Embedded computer systems are ubiquitous, integrated into many devices we interact with on a daily basis.  Driven by ever increasing application demands and technological advances that allow us to put complete multi-processor systems on a chip (MPSoCs), system complexities are growing exponentially. Together with tight constraints and market pressures, this makes the process of designing embedded systems a tremendous challenge and traditional design methods infeasible.
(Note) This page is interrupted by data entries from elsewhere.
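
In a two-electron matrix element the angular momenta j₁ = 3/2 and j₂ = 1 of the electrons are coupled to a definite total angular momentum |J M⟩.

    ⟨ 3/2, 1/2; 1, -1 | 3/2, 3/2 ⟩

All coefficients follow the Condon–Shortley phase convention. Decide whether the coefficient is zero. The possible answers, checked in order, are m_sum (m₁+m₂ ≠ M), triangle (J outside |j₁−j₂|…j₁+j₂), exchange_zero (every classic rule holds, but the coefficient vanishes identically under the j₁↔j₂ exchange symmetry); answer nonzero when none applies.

m-sum: m₁+m₂ = 1/2+(-1) = -1/2, M = 3/2  ✗ ⇒ coefficient is 0

m_sum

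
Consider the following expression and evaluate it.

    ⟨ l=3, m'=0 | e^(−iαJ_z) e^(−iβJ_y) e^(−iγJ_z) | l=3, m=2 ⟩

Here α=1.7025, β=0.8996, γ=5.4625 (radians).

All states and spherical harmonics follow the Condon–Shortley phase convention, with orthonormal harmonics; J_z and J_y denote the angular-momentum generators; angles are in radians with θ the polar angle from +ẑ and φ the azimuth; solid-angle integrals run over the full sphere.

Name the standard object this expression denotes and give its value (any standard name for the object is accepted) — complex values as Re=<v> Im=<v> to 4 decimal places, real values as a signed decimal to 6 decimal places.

This is a Wigner D-matrix element — the rotation-matrix element ⟨l m'| R(α,β,γ) |l m⟩ in the angular-momentum basis.
Split into d^3_{0,2}(β=0.8996) × two z-phases.
Half-angle: c=0.900534, s=0.434785. N=√(6·6·120·1)=65.726707
Admissible k: 2..3 (factorial args all ≥0)
  k=2: (−1)^0·65.7267/(12)·0.9005^4·0.4348^2 = +0.680944
  k=3: (−1)^1·65.7267/(12)·0.9005^2·0.4348^4 = -0.158731
d^3_{0,2}(0.8996) = +0.680944 -0.158731 = +0.522213
D = (+1.000000+0.000000i)·(+0.522213)·(-0.070516+0.997511i) = -0.036824+0.520913i

Wigner D-matrix element, Re=-0.0368 Im=0.5209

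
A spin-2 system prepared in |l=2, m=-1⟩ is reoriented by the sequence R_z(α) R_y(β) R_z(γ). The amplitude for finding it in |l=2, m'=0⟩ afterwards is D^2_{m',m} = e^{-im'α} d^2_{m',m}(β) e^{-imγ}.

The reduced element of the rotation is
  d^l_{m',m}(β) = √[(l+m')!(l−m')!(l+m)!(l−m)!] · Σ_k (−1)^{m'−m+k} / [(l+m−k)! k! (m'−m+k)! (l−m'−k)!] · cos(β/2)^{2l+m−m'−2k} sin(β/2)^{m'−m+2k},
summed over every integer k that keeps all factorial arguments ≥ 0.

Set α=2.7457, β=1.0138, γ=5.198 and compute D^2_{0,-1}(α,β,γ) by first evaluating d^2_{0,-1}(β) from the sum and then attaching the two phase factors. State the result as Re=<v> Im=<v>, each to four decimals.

Split into d^2_{0,-1}(β=1.0138) × two z-phases.
With c≡cos(β/2)=0.874254 and s≡sin(β/2)=0.485469, N=[2·2·1·6]^{1/2}=4.898979
k: max(0,(-1)−(0))=0 … min(2+(-1),2−(0))=1
  k=0: (−1)^1·4.8990/(2)·0.8743^3·0.4855^1 = -0.794602
  k=1: (−1)^2·4.8990/(2)·0.8743^1·0.4855^3 = +0.245018
d^2_{0,-1}(1.0138) = -0.794602 +0.245018 = -0.549584
Phases: e^{-i·(0)·2.7457}=+1.000000+0.000000i, e^{-i·(-1)·5.1980}=+0.466749-0.884390i ⇒ D=-0.256518+0.486047i

Re=-0.2565 Im=0.4860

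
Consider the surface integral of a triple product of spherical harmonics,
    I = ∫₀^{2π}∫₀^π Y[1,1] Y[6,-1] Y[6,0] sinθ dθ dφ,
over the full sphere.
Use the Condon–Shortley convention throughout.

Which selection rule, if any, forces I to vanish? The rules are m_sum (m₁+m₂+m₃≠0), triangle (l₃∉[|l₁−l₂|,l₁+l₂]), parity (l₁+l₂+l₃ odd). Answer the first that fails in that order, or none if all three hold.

parity

azimuthal sum: 1 − 1 + 0 = 0  ✓
5 ≤ 6 ≤ 7 (triangle on l)  ✓
L = 1 + 6 + 6 = 13 (odd)  ✗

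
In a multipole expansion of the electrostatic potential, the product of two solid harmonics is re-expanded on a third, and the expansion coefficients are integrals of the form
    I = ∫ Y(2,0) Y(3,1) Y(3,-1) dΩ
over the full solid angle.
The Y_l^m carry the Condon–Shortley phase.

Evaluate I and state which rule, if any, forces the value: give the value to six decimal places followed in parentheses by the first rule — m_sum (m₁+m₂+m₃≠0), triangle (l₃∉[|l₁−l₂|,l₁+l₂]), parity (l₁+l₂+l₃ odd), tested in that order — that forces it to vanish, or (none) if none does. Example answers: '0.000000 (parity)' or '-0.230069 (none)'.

-0.126157 (none)

Rules hold: Σm=0, L=8 even, 1≤3≤5.
N = 5·7·7 = 245
Δ = 2!·2!·4!/9! = 1/3780
Racah Σ t=0..2: t=0:+1/24 t=1:−1/4 t=2:+1/24 = -1/6
⇒ 3j(2 3 3; 0 0 0)² = 4/105, sgn +1
Racah Σ t=0..2: t=0:+1/96 t=1:−1/6 t=2:+1/16 = -3/32
⇒ 3j(2 3 3; 0 1 -1)² = 3/140, sgn -1
4πI² = N·(3j₀)²·(3jₘ)² = 1/5
I = -1·√(0.2/4π) = -0.12615663
No selection rule forces the value: the integral is nonzero (none).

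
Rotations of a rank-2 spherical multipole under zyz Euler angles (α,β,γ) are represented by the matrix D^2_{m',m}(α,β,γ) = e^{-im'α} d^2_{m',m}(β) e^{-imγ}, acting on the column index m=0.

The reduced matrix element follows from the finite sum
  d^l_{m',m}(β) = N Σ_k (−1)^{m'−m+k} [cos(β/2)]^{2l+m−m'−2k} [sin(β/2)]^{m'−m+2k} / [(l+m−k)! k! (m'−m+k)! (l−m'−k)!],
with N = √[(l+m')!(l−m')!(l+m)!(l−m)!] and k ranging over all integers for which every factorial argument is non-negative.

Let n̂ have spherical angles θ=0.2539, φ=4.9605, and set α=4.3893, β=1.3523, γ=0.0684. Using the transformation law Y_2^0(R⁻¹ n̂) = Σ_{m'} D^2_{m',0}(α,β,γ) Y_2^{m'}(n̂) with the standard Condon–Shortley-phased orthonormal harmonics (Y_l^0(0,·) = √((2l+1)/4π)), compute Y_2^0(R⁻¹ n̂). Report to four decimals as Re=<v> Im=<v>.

Re=-0.1516 Im=0.0000

Need the full column D^2_{m',0} for m'=−2..2 at α=4.3893, β=1.3523, γ=0.0684.
cos(β/2)=0.779988, sin(β/2)=0.625795
d^2_{-2,0}: single k=2 term ⇒ +0.583600;  D = -0.465941+0.351408i
d^2_{-1,0}: k∈[1..2] ⇒ +0.727396 -0.468230 = +0.259166;  D = -0.082285-0.245757i
d^2_{0,0}: k∈[0..2] ⇒ +0.370127 -0.953014 +0.153365 = -0.429521;  D = -0.429521+0.000000i
d^2_{1,0}: k∈[0..1] ⇒ -0.727396 +0.468230 = -0.259166;  D = +0.082285-0.245757i
d^2_{2,0}: single k=0 term ⇒ +0.583600;  D = -0.465941-0.351408i
Y_2^{m'}(θ=0.2539,φ=4.9605) and Σ D·Y over m':
  (-0.4659+0.3514i)·(-0.0214+0.0116i)  (-0.0823-0.2458i)·(+0.0461+0.1821i)  (-0.4295+0.0000i)·(+0.5711+0.0000i)  (+0.0823-0.2458i)·(-0.0461+0.1821i)  (-0.4659-0.3514i)·(-0.0214-0.0116i)
Y_2^0(R⁻¹ n̂) = -0.151575+0.000000i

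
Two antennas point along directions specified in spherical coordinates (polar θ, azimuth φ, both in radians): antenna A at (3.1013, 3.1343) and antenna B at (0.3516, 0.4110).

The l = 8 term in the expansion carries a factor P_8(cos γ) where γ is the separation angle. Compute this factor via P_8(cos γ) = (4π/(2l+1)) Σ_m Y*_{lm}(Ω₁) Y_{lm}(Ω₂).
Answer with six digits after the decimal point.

Term-by-term m-sum for l=8 (normalisation 4π/17 = 0.739198):
  m=-8: (+0.000000-0.000000i) × (-0.000101+0.000015i) = -0.000000+0.000000i  (running Σ = -0.000000+0.000000i)
  m=-7: (+0.000000-0.000000i) × (-0.001074-0.000291i) = -0.000000-0.000000i  (running Σ = -0.000000-0.000000i)
  m=-6: (+0.000000-0.000000i) × (-0.005990-0.004800i) = -0.000000-0.000000i  (running Σ = -0.000000-0.000000i)
  m=-5: (+0.000001-0.000000i) × (-0.017599-0.033460i) = -0.000000-0.000000i  (running Σ = -0.000000-0.000000i)
  m=-4: (+0.000035-0.000001i) × (-0.009948-0.135652i) = -0.000000-0.000005i  (running Σ = -0.000001-0.000005i)
  m=-3: (+0.000908-0.000020i) × (+0.115244-0.328088i) = +0.000098-0.000300i  (running Σ = +0.000098-0.000305i)
  m=-2: (+0.016597-0.000242i) × (+0.388306-0.417825i) = +0.006344-0.007029i  (running Σ = +0.006441-0.007334i)
  m=-1: (+0.195960-0.001429i) × (+0.371937-0.162098i) = +0.072653-0.032296i  (running Σ = +0.079094-0.039630i)
  m=0: (+1.129362-0.000000i) × (-0.301740+0.000000i) = -0.340774+0.000000i  (running Σ = -0.261679-0.039630i)
  m=1: (-0.195960-0.001429i) × (-0.371937-0.162098i) = +0.072653+0.032296i  (running Σ = -0.189026-0.007334i)
  m=2: (+0.016597+0.000242i) × (+0.388306+0.417825i) = +0.006344+0.007029i  (running Σ = -0.182683-0.000305i)
  m=3: (-0.000908-0.000020i) × (-0.115244-0.328088i) = +0.000098+0.000300i  (running Σ = -0.182584-0.000005i)
  m=4: (+0.000035+0.000001i) × (-0.009948+0.135652i) = -0.000000+0.000005i  (running Σ = -0.182585-0.000000i)
  m=5: (-0.000001-0.000000i) × (+0.017599-0.033460i) = -0.000000+0.000000i  (running Σ = -0.182585-0.000000i)
  m=6: (+0.000000+0.000000i) × (-0.005990+0.004800i) = -0.000000+0.000000i  (running Σ = -0.182585-0.000000i)
  m=7: (-0.000000-0.000000i) × (+0.001074-0.000291i) = -0.000000+0.000000i  (running Σ = -0.182585+0.000000i)
  m=8: (+0.000000+0.000000i) × (-0.000101-0.000015i) = -0.000000-0.000000i  (running Σ = -0.182585-0.000000i)
Total Σ_m = -0.182585-0.000000i. Multiply by 0.739198: -0.134967-0.000000i. P_8(cos γ) = -0.134967

-0.134967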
In this talk, I will present an approach for automation of the design process at the system level.  The key to any automated design flow are well-defined abstraction levels, models and transformation steps in between.  We have developed such concepts and techniques for modeling both system computation and communication at various levels of abstraction and across hardware and software boundaries.  Models support validation through simulation and analysis with generally high accuracy and little overhead.  In a complete flow, all models down to the final system hardware and software can be automatically generated from an abstract input pecification.  Tools based on this work have been integrated under a common GUI in the System-On-Chip Environment (SCE), and we have applied SCE to a wide variety of industrial-size design examples.  Results show the feasibility and benefits of the approach, demonstrating that significant productivity gains can be achieved.

BIOGRAPHY:

Andreas Gerstlauer received his Ph.D. degree in Information and Computer Science from the University of California, Irvine (UCI) in 2004.  He is currently an Assistant Researcher in the Center for Embedded Computer Systems (CECS) at UC Irvine, working on electronic system-level (ESL) design tools. Commercial derivatives of such tools are in use at the Japanese Aerospace Exploration Agency (JAXA), NEC Toshiba Space Systems and others.  Dr. Gerstlauer is co-author on 2 books and more than 25 conference and journal publications. His paper on OS modeling was recently reprinted as one of the most influential contributions of the last 10 years at DATE. He has presented in numerous conference and industrial tutorials, and he has served on the program committee of major conferences such as DATE.   Dr. Gerstlauer's research interests include system-level modeling, languages, methodologies, and embedded hardware and software synthesis.